By Norris Chambers

             Did you ever get lost? A sense of direction is a strange thing. From the time I was quite young I knew which directions were north, south, east and west. If I walked away in a certain direction I could usually return without a problem. The first exception to this ability came when I was about eight years old and it was very confusing to me. Clifton and two of his younger brothers and I were hunting with slingshots on a cold and cloudy day. We decided to build a fire and let the game come to us. We were about a half mile west of my home in brushy country and no game came near us. Our next move was to go out separately in different directions and return to the fire when we got cold. This sounded like a good plan so I started my hunt in a southerly direction.

            After a reasonable hunting time with no results I decided to return to the fire. I walked a long time and nothing looked familiar. I knew I was going in the right direction, so I kept walking. Eventually I came to a little road that wandered through the brush. I was not familiar with it but decided to follow it since it was going in the right direction. After a long walk I arrived at an unfamiliar house. I realized that I was helplessly lost and reluctantly knocked on the front door. A man opened the door and invited me in. I told him that I was apparently lost and asked him if he knew where my family lived.

            “You are lost!” He told me. “The Chambers place is at least five miles north of here. If you go back down the road you came in on and turn left on the road you come to you will be almost home.”  He was right. After I got to the other road I knew where I was and the directions flipped around. It was a peculiar feeling. Our hunting party had returned and they were concerned about my absence.

            My mother sympathized with me and told how she had a similar experience a few years before. For years they had been going to a little town about fifteen miles away. The road leading to the town had many turns in it since the old roads were built around farms instead of through them. When progressive officials built better roads they built them straighter. The first time they went to town using the new road she came in from the wrong direction. The whole town seemed backwards. She said she had finally got accustomed to the new directions and everything was O.K.

            A few times I had experiences like that when hunting on a dark night.
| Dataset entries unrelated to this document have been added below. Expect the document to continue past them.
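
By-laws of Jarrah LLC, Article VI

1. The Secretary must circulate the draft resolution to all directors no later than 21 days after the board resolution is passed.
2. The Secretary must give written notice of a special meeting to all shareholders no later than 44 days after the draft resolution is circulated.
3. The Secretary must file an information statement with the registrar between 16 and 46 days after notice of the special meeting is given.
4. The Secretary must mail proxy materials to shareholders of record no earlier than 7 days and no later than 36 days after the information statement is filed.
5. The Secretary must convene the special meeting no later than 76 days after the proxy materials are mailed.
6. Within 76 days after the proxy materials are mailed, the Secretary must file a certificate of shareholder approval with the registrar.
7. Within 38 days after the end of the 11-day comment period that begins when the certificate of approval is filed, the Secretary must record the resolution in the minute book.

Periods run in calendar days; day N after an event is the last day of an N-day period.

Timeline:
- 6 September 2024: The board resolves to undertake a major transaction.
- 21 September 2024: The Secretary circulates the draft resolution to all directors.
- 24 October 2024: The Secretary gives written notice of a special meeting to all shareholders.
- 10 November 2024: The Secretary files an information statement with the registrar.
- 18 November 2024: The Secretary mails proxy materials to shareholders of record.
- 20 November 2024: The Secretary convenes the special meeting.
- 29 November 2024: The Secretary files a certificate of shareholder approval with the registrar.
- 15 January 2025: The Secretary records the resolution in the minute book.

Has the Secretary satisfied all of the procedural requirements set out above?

Step 1: 21 days after 6 September 2024 (when the board resolution is passed) is 27 September 2024; completed 21 September 2024, before the deadline.
Step 2: 44 days after 21 September 2024 (when the draft resolution is circulated) is 4 November 2024; 24 October 2024 is within that limit.
Step 3: the window is 16–46 days after 24 October 2024 (when notice of the special meeting is given), so 9 November 2024 through 9 December 2024; done 10 November 2024, which is between those dates.
Step 4: the window is 7–36 days after 10 November 2024 (when the information statement is filed), so 17 November 2024 through 16 December 2024; 18 November 2024 falls inside that range.
Step 5: 76 days after 18 November 2024 (when the proxy materials are mailed) is 2 February 2025; done 20 November 2024 — timely.
Step 6: 76 days after 18 November 2024 (when the proxy materials are mailed) is 2 February 2025; 29 November 2024 is within that limit.
Step 7: 38 days after 10 December 2024 (end of the 11-day comment period, which began when the certificate of approval is filed on 29 November 2024) is 17 January 2025; completed 15 January 2025, before the deadline.

Yes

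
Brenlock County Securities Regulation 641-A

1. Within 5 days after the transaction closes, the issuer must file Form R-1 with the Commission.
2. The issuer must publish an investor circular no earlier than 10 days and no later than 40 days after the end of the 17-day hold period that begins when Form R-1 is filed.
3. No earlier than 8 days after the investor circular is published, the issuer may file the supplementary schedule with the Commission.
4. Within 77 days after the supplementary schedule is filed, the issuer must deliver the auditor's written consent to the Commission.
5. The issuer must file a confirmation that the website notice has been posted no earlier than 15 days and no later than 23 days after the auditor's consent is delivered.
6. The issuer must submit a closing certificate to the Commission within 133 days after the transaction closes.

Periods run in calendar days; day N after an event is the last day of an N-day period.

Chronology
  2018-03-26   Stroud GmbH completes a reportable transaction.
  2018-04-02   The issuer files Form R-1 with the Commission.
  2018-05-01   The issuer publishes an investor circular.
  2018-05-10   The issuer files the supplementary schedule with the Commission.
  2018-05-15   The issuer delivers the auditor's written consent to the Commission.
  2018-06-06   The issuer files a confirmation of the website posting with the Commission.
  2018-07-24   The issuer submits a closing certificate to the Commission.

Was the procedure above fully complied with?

(1) due by 2018-03-26 + 5 days = 2018-03-31; done 2018-04-02 — 2 days late.
That is the first point of non-compliance.

No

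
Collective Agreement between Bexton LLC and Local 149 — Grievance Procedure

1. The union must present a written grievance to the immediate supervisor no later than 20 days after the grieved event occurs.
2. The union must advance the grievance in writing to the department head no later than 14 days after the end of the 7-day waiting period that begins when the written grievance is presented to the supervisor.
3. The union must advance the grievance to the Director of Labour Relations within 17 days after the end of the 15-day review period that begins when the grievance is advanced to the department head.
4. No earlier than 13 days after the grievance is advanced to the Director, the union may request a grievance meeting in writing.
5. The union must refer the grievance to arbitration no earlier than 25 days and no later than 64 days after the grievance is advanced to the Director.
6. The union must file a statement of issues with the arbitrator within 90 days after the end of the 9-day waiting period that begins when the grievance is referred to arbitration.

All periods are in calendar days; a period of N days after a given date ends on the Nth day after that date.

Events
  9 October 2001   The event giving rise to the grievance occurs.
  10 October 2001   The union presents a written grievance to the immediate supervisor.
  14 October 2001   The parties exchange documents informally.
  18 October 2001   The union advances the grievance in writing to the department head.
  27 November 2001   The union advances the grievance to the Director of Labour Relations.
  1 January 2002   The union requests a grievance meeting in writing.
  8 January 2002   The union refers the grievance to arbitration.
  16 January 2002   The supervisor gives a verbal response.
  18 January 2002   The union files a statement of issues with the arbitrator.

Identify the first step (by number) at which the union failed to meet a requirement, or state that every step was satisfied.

Step 1 — counting 20 days from 9 October 2001 (when the grieved event occurs) gives a deadline of 29 October 2001; 10 October 2001 is within that limit.
Step 2 — counting 14 days from 17 October 2001 (end of the 7-day waiting period, which began when the written grievance is presented to the supervisor on 10 October 2001) gives a deadline of 31 October 2001; completed 18 October 2001, before the deadline.
Step 3 — counting 17 days from 2 November 2001 (end of the 15-day review period, which began when the grievance is advanced to the department head on 18 October 2001) gives a deadline of 19 November 2001; 27 November 2001 misses that deadline by 8 days.

Step 3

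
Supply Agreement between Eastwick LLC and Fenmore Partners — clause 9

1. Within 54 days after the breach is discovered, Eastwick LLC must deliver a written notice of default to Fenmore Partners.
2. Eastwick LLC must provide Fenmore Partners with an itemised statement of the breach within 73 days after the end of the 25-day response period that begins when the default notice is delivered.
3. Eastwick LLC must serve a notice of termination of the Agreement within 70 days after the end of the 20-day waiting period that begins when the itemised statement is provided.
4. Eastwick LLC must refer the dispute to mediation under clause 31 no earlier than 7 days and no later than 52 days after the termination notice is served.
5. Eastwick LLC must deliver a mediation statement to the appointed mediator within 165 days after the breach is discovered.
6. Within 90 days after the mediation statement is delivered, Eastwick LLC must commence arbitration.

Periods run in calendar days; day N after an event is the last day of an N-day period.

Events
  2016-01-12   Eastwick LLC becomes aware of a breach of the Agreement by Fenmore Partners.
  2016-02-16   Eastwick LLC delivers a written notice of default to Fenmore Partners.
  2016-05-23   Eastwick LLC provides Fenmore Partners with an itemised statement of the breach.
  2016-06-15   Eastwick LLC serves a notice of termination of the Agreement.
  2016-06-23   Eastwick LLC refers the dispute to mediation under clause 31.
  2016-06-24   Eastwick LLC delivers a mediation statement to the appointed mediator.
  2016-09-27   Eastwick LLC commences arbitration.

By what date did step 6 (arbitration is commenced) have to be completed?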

I wouldn’t realize that I had lost my sense of direction until we arrived at a fence or a familiar hill or tree, then things would spin around and I would be back to normal. When I was much older I walked about three miles to get on a school bus. I had to leave in the dark and pass though about a quarter mile of thick brush. Sometimes I would lose my sense of direction and emerge from the brush on the wrong side. I solved this problem by carrying a small compass and a pocket full of matches for a reading light.

            When I first came to the Fort Worth area many years ago the direction of north was where west should be. I knew that this was right, but it just didn’t seem like north was in the right place. I had not learned that north was in that direction. Actually the north that I had grown up with was wrong. When I looked at a state map and studied it carefully it was obvious that what I had always thought was north was east.

            I finally managed to accept the new north and be comfortable with it. Actually, it never bothered me much. I knew where I wanted to go and I went. I often wonder how many people think of a direction as being north when actually it isn’t. If you never moved from the area where you grew up you would have no way of knowing. Of course the compass could tell you that you were mistaken.

            Some scientists believe that the earth’s magnetic field enables people to know the directions and that some have stronger or weaker brain receptors for reading the field. There are migrating birds that always know where they are going hundreds of miles away and of fish that return to the same streams where they were born to spawn after thousands of miles journeying through the ocean. Some people occasionally have directional problems and some do not.

            I never have let the name of the directions bother me in my search for finding fun. Whether you look north or south be sure you don’t pass up any fun along the way.

            Really, the name doesn’t mean that much – a rose by any other name would smell the same! Some pessimist might add, “So would a skunk”!